The PASL data was processed using the SPM8 software (http://www.fil.ion.ucl.ac.uk/spm) and ASL toolbox (ASLtbx, http://cfn.upenn.edu/~zewang) [45]. The center of each volume was first reset to the origin and all rotations were set to zero. The first PASL image was set as the reference volume and all other images were then motion-corrected relative to the reference. PASL images were realigned relative to the T1-weighted images for each subject. Smoothing of the realigned and coregistered PASL images was performed by applying an SPM Gaussian smoothing kernel. A mask based on the mean of the smoothed PASL images was employed to exclude out-of-brain voxels. Finally, CBF was calculated by subtraction based on the M0csf.

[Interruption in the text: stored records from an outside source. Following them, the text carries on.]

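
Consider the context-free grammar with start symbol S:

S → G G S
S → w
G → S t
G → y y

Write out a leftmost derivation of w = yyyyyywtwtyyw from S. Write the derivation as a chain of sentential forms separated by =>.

S => GGS   [S → G G S]
GGS => StGS   [G → S t]
StGS => GGStGS   [S → G G S]
GGStGS => yyGStGS   [G → y y]
yyGStGS => yyStStGS   [G → S t]
yyStStGS => yyGGStStGS   [S → G G S]
yyGGStStGS => yyyyGStStGS   [G → y y]
yyyyGStStGS => yyyyyyStStGS   [G → y y]
yyyyyyStStGS => yyyyyywtStGS   [S → w]
yyyyyywtStGS => yyyyyywtwtGS   [S → w]
yyyyyywtwtGS => yyyyyywtwtyyS   [G → y y]
yyyyyywtwtyyS => yyyyyywtwtyyw   [S → w]

S=>GGS=>StGS=>GGStGS=>yyGStGS=>yyStStGS=>yyGGStStGS=>yyyyGStStGS=>yyyyyyStStGS=>yyyyyywtStGS=>yyyyyywtwtGS=>yyyyyywtwtyyS=>yyyyyywtwtyyw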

Whole brain CBF in the aMCI and NC groups was compared using two-sample t-tests. P < 0.05 (AlphaSim corrected, using the RESTplus software; http://restfmri.net/forum/RESTplusV1.2) was considered significant. Age and gender were included as covariates in the regression. CBF clusters were visualized using the xjWiew (http://www.alivelearn.net/xjview) toolbox.

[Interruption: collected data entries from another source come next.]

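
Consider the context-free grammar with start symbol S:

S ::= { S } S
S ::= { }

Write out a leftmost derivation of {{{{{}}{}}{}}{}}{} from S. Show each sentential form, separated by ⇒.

S⇒{S}S⇒{{S}S}S⇒{{{S}S}S}S⇒{{{{S}S}S}S}S⇒{{{{{}}S}S}S}S⇒{{{{{}}{}}S}S}S⇒{{{{{}}{}}{}}S}S⇒{{{{{}}{}}{}}{}}S⇒{{{{{}}{}}{}}{}}{}

S ⇒ {S}S   [S ::= { S } S]
{S}S ⇒ {{S}S}S   [S ::= { S } S]
{{S}S}S ⇒ {{{S}S}S}S   [S ::= { S } S]
{{{S}S}S}S ⇒ {{{{S}S}S}S}S   [S ::= { S } S]
{{{{S}S}S}S}S ⇒ {{{{{}}S}S}S}S   [S ::= { }]
{{{{{}}S}S}S}S ⇒ {{{{{}}{}}S}S}S   [S ::= { }]
{{{{{}}{}}S}S}S ⇒ {{{{{}}{}}{}}S}S   [S ::= { }]
{{{{{}}{}}{}}S}S ⇒ {{{{{}}{}}{}}{}}S   [S ::= { }]
{{{{{}}{}}{}}{}}S ⇒ {{{{{}}{}}{}}{}}{}   [S ::= { }]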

Demographic and clinical characteristics were analyzed as follows: continuous variables were expressed as the mean and standard deviation (SD), and were compared using two-sample two-tailed t-tests, while categorical variables were expressed as frequencies (%) and compared between groups using chi-square tests. A generalized linear model (GLM) was used to evaluate the association between mean CBF and MMSE score for each cluster in the aMCI group and NC groups after adjusting for gender, age, education, hypertension, diabetes, stroke, heart disease, and APOE-ε4 genotype status. P values were estimated using two-tailed tests. A P < 0.05 was considered statistically significant. All data analysis was performed using SAS 9.4 (SAS Institute Inc., Cary, NC, USA).

Conflicts of Interest

The authors declare that there are no conflicts of interest.

Funding

This work was supported by grants from the National Natural Science Foundation of China (No: 81830059, 81771889, 81571655, 81301200, and 81773513); Shanghai Municipal Science and Technology Major Project (No: 2018SHZDZX03) and Zhangjiang Lab; the Shanghai Municipal Commission of Health and Family Planning (No: 2013ZYJB0012, 201740207); the Shanghai Shenkang Hospital Development Center (No: SHDC22015021); Priority of Shanghai key discipline of medicine (No: 2017ZZ02020); and the academic leader training plan of Shanghai Pudong new area health system (No: PWRd2016-07).